Moena and I held secrets and the woods held us as we crept over the moss to the stream. We had saved a gourd full of watermelon
seeds and scattered them in a sunny place on the bank where the roots would have plenty of water except maybe for a couple weeks in August when the creek was almost completely sand. Her granny had taught her about growing truck that way. It was early August that Sunday and the melons were small and green inside, but we found one the size of a coconut and we took it to the swamp oak that grew sideways out over the creek bed and we sat there, the green melon halves in our laps, fingering the least bitter bites out of the centers.
We had no aspirations or designs that afternoon. All we had was the sunlight filtering through the leaves and the silent, slow moving green water below. Could a child of eight lean her sweaty back hard into the bark of a swamp oak to scratch it and smell the sun and the summer grass off her best friend’s arm and say, “This is perfection”? Or is that remembering? If that’s remembrance then why does my heart hear Moena say, “I know”?

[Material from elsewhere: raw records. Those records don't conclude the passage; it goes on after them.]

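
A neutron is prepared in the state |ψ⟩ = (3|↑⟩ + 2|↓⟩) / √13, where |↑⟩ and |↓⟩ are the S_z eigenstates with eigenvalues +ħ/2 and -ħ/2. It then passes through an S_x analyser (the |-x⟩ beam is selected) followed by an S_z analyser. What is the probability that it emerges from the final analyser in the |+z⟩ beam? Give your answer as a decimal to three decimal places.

First analyser (S_x): P(|-x⟩) = |⟨-x|ψ⟩|² = 1/26.
After stage 1 the state is |-x⟩; P(|+z⟩) = |⟨+z|-x⟩|² = 1/2.
Joint probability = 1/26 × 1/2 = 0.019.

0.019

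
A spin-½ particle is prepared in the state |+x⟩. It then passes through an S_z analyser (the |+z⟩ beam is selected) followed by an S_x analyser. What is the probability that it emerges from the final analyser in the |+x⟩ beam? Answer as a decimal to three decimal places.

First analyser (S_z): from |+x⟩, P(|+z⟩) = 1/2.
After stage 1 the state is |+z⟩; P(|+x⟩) = |⟨+x|+z⟩|² = 1/2.
Joint probability = 1/2 × 1/2 = 0.250.

0.250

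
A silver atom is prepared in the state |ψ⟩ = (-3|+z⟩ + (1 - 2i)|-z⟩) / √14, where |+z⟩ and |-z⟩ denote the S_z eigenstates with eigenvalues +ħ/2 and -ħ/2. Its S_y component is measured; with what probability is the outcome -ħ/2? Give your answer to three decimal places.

0.071

|-y⟩ = (|+z⟩ - i|-z⟩)/√2, so ⟨-y|ψ⟩ = (-1 + i) / (√2·√14).
P = |-1 + i|² / 28 = 2/28.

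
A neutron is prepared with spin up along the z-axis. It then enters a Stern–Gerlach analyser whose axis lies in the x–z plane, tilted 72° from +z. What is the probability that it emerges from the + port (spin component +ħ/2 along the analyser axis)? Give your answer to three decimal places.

0.655

For spin-½, the probability of finding spin-up along an axis at angle θ to the initial spin direction is cos²(θ/2); spin-down is sin²(θ/2).
θ = 72°, so P = cos²(36°) ≈ 0.655.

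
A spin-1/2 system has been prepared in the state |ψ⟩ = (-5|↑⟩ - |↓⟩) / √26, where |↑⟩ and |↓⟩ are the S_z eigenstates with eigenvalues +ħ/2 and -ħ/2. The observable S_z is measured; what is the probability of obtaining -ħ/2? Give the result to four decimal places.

0.0385

The -ħ/2 outcome corresponds to |↓⟩. Its amplitude in |ψ⟩ is -1/√26.
P = |-1|² / 26 = 1/26.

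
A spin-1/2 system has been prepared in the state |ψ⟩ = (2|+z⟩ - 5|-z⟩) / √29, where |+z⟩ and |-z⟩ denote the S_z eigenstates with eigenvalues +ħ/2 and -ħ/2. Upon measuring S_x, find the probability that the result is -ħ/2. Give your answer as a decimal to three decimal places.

0.845

|-x⟩ = (|+z⟩ - |-z⟩)/√2, so ⟨-x|ψ⟩ = (7) / (√2·√29).
P = |7|² / 58 = 49/58.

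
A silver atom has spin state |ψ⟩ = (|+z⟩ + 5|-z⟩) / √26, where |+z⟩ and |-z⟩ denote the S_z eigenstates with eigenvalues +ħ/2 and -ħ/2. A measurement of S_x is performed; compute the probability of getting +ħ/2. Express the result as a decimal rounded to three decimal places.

|+x⟩ = (|+z⟩ + |-z⟩)/√2, so ⟨+x|ψ⟩ = (6) / (√2·√26).
P = |6|² / 52 = 36/52.

0.692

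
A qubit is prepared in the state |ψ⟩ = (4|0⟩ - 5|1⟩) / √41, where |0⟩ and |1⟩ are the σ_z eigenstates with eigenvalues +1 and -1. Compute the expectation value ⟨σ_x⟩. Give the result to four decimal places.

-0.9756

⟨σ_x⟩ = 2 Re(a* b)/(|a|²+|b|²) with a = 4, b = -5.
a* b = -20, so ⟨σ_x⟩ = -40/41.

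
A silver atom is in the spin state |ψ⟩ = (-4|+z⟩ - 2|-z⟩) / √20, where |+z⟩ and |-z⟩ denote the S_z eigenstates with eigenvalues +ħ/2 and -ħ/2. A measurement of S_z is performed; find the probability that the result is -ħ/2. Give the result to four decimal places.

The -ħ/2 outcome corresponds to |-z⟩. Its amplitude in |ψ⟩ is -2/√20.
P = |-2|² / 20 = 4/20.

0.2000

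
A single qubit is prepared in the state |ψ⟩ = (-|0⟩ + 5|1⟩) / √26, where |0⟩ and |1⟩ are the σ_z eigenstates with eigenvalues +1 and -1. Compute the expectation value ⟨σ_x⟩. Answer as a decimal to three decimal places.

-0.385

⟨σ_x⟩ = 2 Re(a* b)/(|a|²+|b|²) with a = -1, b = 5.
a* b = -5, so ⟨σ_x⟩ = -10/26.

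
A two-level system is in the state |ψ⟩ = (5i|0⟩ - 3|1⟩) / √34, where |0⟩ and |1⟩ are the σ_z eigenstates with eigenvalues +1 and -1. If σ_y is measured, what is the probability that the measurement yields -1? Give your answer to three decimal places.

|-y⟩ = (|0⟩ - i|1⟩)/√2, so ⟨-y|ψ⟩ = (2i) / (√2·√34).
P = |2i|² / 68 = 4/68.

0.059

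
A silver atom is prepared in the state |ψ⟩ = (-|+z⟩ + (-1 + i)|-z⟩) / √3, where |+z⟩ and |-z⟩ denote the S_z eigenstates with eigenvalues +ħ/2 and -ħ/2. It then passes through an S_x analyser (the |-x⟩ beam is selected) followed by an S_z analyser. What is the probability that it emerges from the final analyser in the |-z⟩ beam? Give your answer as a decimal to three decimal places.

0.083

First analyser (S_x): P(|-x⟩) = |⟨-x|ψ⟩|² = 1/6.
After stage 1 the state is |-x⟩; P(|-z⟩) = |⟨-z|-x⟩|² = 1/2.
Joint probability = 1/6 × 1/2 = 0.083.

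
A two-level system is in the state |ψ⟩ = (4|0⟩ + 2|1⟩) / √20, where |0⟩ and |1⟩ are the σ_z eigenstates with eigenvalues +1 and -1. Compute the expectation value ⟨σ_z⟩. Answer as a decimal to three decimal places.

⟨σ_z⟩ = |a|² - |b|² divided by |a|²+|b|², with a, b the |0⟩, |1⟩ amplitudes.
= (16 - 4)/20 = 12/20.

0.600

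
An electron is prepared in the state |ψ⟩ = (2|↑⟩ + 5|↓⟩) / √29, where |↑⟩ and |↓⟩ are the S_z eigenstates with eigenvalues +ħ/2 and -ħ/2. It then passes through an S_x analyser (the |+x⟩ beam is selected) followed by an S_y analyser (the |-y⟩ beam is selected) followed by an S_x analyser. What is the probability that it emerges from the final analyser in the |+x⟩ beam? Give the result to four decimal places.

First analyser (S_x): P(|+x⟩) = |⟨+x|ψ⟩|² = 49/58.
After stage 1 the state is |+x⟩; P(|-y⟩) = |⟨-y|+x⟩|² = 1/2.
After stage 2 the state is |-y⟩; P(|+x⟩) = |⟨+x|-y⟩|² = 1/2.
Joint probability = 49/58 × 1/2 × 1/2 = 0.2112.

0.2112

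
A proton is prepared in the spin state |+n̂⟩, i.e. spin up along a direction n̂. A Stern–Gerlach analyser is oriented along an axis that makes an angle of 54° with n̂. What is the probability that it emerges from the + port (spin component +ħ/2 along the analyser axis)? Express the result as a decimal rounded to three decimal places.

0.794

For spin-½, the probability of finding spin-up along an axis at angle θ to the initial spin direction is cos²(θ/2); spin-down is sin²(θ/2).
θ = 54°, so P = cos²(27°) ≈ 0.794.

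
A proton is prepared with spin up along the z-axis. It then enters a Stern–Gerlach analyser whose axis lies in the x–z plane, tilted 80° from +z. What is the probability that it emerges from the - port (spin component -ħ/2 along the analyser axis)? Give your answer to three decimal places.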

There’s a fellow over in Yellow County, an old man who paints pictures of flowers and gardens and whatnot. They have one in the doctor’s office, misty looking, magic pictures. Nadine says he must not see very well because everything looks hazy. Maybe. But I’ll say he’s not looking at the thing he paints. I’ll say he’s looking back at it through time, and he’s trying to find God in it. That’s how it feels to remember that afternoon by the stream.
I have to quit crying.
Rose of Sharon called to say she’d be by. I can wash my own hair, barely, but I like the feel of her fingers on my scalp. She doesn’t normally come two days running. Maybe it’s on account of how I looked to her yesterday. Or whatever it is that’s troubling her. Her washing my hair is how we talk, me and her. It’s how we touch each other.
14
Hezekiah
(1943)
H
e had been in the Army six weeks when he went to see the doctor about the swelling and the ache in his joints. The doctor gave him aspirin and sent him on a fifteen mile hike with his platoon. It was blistering hot, highly unusual for late November in North Carolina. The aspirin brought his fever down and he figured the sweat was good for him. When he woke that night in the barracks his legs were screaming with pain and he was trembling with the cold.
Blaylock, his sergeant, was a tight assed, light skinned black man who used his high yellow complexion to curry favor from the white officers. Blaylock pasted on a hollow sneer and ordered Hez back to his bunk. Hez pleaded with him. There were pointed daggers drilling and scraping his elbows and knees. Blaylock wasn’t about to bother his white superiors at such an inconvenient hour.
By morning Hez was seeing demons with triangular shaped heads and giant ears and tails. His legs wouldn’t move. He shook with chills. The pain in his chest was so sharp he thought someone had broken it while he slept. They put him on a stretcher and two enlisted men placed it in the open bed of a half-ton truck and drove him seventy miles to the army hospital near Durham.